I am sure that this distinction between a near-OOM condition and an actual OOM condition matters to someone familiar with the current kernel implementation. You seem confident describing what happens when the memory gets closer to full, so I believe you. However, the user experiences the PC freeze during certain conditions, however you choose to name them, and it is during that freeze period the user needs a program to be killed to free some memory and prevent the freeze. I would take one crashed program over power cycling the entire PC any day of the week.
rnhmjoj|4 years ago
I'm not a kernel developer or anything like that, I've just spent some time investigating why this issue happens and has been happening for more than 10 years now.
> the user experiences the PC freeze during certain conditions, however you choose to name them
I'm not trying to defent the Linux kernel, I just described how it works. In particular it's not true that the OOM killer "takes too long" or doesn't work: it's just not invoked at all. If you invoke it manually (enable the magic SysRq with`sysctl kernel.sysrq=1` and press `alt-sysrq-f`) it does its job and solves the OOM instantly.

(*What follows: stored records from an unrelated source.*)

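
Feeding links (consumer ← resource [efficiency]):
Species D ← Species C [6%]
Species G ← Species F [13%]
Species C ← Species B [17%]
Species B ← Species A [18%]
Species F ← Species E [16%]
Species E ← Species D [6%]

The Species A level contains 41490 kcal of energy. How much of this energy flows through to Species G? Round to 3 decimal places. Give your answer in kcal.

0.095 kcal

Species B: 41490 × 0.18 = 7468.2 kcal
Species C: 7468.2 × 0.17 = 1269.594 kcal
Species D: 1269.594 × 0.06 = 76.17564 kcal
Species E: 76.17564 × 0.06 = 4.5705384 kcal
Species F: 4.5705384 × 0.16 = 0.731286144 kcal
Species G: 0.731286144 × 0.13 = 0.09506719872 kcal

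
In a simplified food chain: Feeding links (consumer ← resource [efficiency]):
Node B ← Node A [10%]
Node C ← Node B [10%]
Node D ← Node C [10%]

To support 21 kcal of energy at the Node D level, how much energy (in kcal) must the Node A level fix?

Cumulative transfer efficiency: 0.1 × 0.1 × 0.1 = 0.001
Node A energy = 21 / 0.001 = 21000 kcal

21000 kcal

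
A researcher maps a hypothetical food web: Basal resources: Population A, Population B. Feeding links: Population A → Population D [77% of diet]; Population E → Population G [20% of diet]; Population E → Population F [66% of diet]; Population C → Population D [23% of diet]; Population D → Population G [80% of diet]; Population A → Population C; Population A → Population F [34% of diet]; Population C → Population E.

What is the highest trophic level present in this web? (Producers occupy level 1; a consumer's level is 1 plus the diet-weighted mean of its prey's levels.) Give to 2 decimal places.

Population C: 1 + 1 = 2
Population D: 1 + (0.23×2 + 0.77×1) = 2.23
Population E: 1 + 2 = 3
Population F: 1 + (0.34×1 + 0.66×3) = 3.32
Population G: 1 + (0.8×2.23 + 0.2×3) = 3.384

3.38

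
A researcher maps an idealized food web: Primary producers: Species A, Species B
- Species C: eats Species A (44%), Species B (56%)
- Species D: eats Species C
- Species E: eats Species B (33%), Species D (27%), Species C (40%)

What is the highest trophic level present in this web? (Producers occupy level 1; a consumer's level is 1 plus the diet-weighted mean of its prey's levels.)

Species C: 1 + (0.44×1 + 0.56×1) = 2
Species D: 1 + 2 = 3
Species E: 1 + (0.33×1 + 0.27×3 + 0.4×2) = 2.94

3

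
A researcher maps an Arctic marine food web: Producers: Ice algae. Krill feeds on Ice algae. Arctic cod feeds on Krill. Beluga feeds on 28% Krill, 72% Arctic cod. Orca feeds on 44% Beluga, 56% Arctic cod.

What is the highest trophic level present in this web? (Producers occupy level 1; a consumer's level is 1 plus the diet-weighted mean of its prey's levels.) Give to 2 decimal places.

Krill: 1 + 1 = 2
Arctic cod: 1 + 2 = 3
Beluga: 1 + (0.28×2 + 0.72×3) = 3.72
Orca: 1 + (0.44×3.72 + 0.56×3) = 4.3168

4.32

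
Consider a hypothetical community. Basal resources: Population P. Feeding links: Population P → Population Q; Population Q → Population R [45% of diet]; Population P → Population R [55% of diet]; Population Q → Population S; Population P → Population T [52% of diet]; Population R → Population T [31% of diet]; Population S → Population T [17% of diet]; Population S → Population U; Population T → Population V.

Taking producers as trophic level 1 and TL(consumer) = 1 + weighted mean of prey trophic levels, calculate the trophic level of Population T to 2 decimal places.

2.79

Population Q: 1 + 1 = 2
Population R: 1 + (0.45×2 + 0.55×1) = 2.45
Population S: 1 + 2 = 3
Population T: 1 + (0.52×1 + 0.31×2.45 + 0.17×3) = 2.7895
Population U: 1 + 3 = 4
Population V: 1 + 2.7895 = 3.7895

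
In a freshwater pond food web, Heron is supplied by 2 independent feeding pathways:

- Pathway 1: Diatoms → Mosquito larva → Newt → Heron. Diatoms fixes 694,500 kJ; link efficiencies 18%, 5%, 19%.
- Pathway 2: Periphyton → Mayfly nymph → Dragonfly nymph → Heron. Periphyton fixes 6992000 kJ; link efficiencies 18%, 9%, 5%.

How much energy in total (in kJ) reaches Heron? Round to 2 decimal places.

6851.12 kJ

Pathway 1: 694500 × 0.18 × 0.05 × 0.19 = 1187.595 kJ
Pathway 2: 6992000 × 0.18 × 0.09 × 0.05 = 5663.52 kJ
Total at Heron: 1187.595 + 5663.52 = 6851.115 kJ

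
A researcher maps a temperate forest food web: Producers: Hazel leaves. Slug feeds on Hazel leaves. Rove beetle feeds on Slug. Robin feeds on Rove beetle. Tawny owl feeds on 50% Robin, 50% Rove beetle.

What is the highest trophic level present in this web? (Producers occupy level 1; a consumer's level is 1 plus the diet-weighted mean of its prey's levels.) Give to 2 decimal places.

4.50

Slug: 1 + 1 = 2
Rove beetle: 1 + 2 = 3
Robin: 1 + 3 = 4
Tawny owl: 1 + (0.5×4 + 0.5×3) = 4.5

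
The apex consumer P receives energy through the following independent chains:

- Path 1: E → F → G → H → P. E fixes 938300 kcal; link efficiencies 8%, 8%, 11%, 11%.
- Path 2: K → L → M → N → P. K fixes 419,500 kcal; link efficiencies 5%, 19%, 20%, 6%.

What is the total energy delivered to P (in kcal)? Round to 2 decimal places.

Path 1: 938300 × 0.08 × 0.08 × 0.11 × 0.11 = 72.661952 kcal
Path 2: 419500 × 0.05 × 0.19 × 0.2 × 0.06 = 47.823 kcal
Total at P: 72.661952 + 47.823 = 120.484952 kcal

120.48 kcal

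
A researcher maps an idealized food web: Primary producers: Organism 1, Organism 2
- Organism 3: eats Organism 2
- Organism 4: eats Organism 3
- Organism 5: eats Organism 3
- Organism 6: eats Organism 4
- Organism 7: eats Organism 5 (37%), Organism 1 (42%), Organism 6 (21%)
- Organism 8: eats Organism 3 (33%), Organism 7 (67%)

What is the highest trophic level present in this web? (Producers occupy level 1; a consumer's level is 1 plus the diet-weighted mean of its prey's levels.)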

So, if you don't want to deal lockups and don't like an OOM userspace daemon (I don't), these are the possible solutions.
> I would take one crashed program over power cycling the entire PC any day of the week.
On a laptop or desktop PC, you don't need to power cycle in a near-OOM: use the magic SysRq key.
hollerith|4 years ago
Thanks for the tip! If my Linux were ever to start locking up regularly, I will apply it.
But right now (so I don't have to give up the use to which I currently put my SysRq key) I would prefer some method for determining after I forcefully powered down the computer, then powered up again, whether the lockup or slow-down that motivated the force-power-down was caused by a near-OOM condition.
Do you happen to have a tip for that?